• Tidak ada hasil yang ditemukan

BAB II KAJIAN PUSTAKA

2.1 Landasan Teori

2.1.4 Pornografi

Kata pornografi, berasal dari dua kata Yunani, porneia (porneia) yang berarti seksualitas yang tak bermoral atau tak beretika (sexual immorality) atau yang popular disebut sebagai zinah; dan kata grafe yang berarti kitab atau tulisan.

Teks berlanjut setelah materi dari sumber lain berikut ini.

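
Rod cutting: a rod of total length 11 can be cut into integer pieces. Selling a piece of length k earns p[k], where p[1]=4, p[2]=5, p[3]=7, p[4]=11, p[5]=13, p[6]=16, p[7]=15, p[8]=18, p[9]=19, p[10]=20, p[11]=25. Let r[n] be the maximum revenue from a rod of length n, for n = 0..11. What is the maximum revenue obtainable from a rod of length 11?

   n    0    1    2    3    4    5    6    7    8    9   10   11
r[n]    0    4    8   12   16   20   24   28   32   36   40   44

44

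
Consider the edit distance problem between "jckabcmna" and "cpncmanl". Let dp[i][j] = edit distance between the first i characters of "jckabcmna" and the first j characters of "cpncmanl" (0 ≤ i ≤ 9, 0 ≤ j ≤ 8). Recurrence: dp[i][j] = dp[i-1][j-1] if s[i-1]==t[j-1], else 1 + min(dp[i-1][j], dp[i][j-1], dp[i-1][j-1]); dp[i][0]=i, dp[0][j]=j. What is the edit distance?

   ''  c  p  n  c  m  a  n  l
''  0  1  2  3  4  5  6  7  8
 j  1  1  2  3  4  5  6  7  8
 c  2  1  2  3  3  4  5  6  7
 k  3  2  2  3  4  4  5  6  7
 a  4  3  3  3  4  5  4  5  6
 b  5  4  4  4  4  5  5  5  6
 c  6  5  5  5  4  5  6  6  6
 m  7  6  6  6  5  4  5  6  7
 n  8  7  7  6  6  5  5  5  6
 a  9  8  8  7  7  6  5  6  6

6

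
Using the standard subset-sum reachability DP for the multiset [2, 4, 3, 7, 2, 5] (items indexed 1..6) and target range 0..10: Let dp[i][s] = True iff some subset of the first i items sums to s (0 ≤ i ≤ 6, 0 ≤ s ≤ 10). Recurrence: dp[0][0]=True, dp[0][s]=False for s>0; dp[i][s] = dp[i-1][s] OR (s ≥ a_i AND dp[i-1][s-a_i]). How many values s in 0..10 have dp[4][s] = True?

i\s   0   1   2   3   4   5   6   7   8   9  10
  0   T   F   F   F   F   F   F   F   F   F   F
  1   T   F   T   F   F   F   F   F   F   F   F
  2   T   F   T   F   T   F   T   F   F   F   F
  3   T   F   T   T   T   T   T   T   F   T   F
  4   T   F   T   T   T   T   T   T   F   T   T
  5   T   F   T   T   T   T   T   T   T   T   T
  6   T   F   T   T   T   T   T   T   T   T   T

9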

Kata kerja porneuw (porneo) berarti melakukan tindakan seksual tak bermoral (berzinah = commit sexual immorality) dan kata benda pornh (porne) berarti perzinahan atau juga prostitusi. Rupanya dalam dunia Yunani kuno, kaum laki yang melakukan perzinahan, maka muncul istilah pornoz yang artinya laki-laki yang melakukan praktik seksual yang tak bermoral. Tidak ada bentuk kata feminin untuk porno. Kata grafh (grafe) pada mulanya diartikan sebagai kitab suci, tetapi kemudian hanya berarti kitab atau tulisan. Ketika kata itu dirangkai dengan kata porno menjadi pornografi, maka yang dimaksudkannya adalah tulisan atau penggambaran tentang seksualitas yang tak bermoral, baik secara tertulis maupun secara lisan. Maka sering anak-anak muda yang mengucapkan kata-kata berbau seks disebut sebagai porno. Dengan sendirinya tulisan yang memakai kata-kata yang bersangkut dengan seksualitas dan memakai gambar-gambar yang memunculkan alat kelamin atau hubungan kelamin adalah pornografi. Pornografi umumnya dikaitkan dengan tulisan dan penggambaran, karena cara seperti itulah yang paling banyak ditemukan dalam mengekspos masalah seksualitas.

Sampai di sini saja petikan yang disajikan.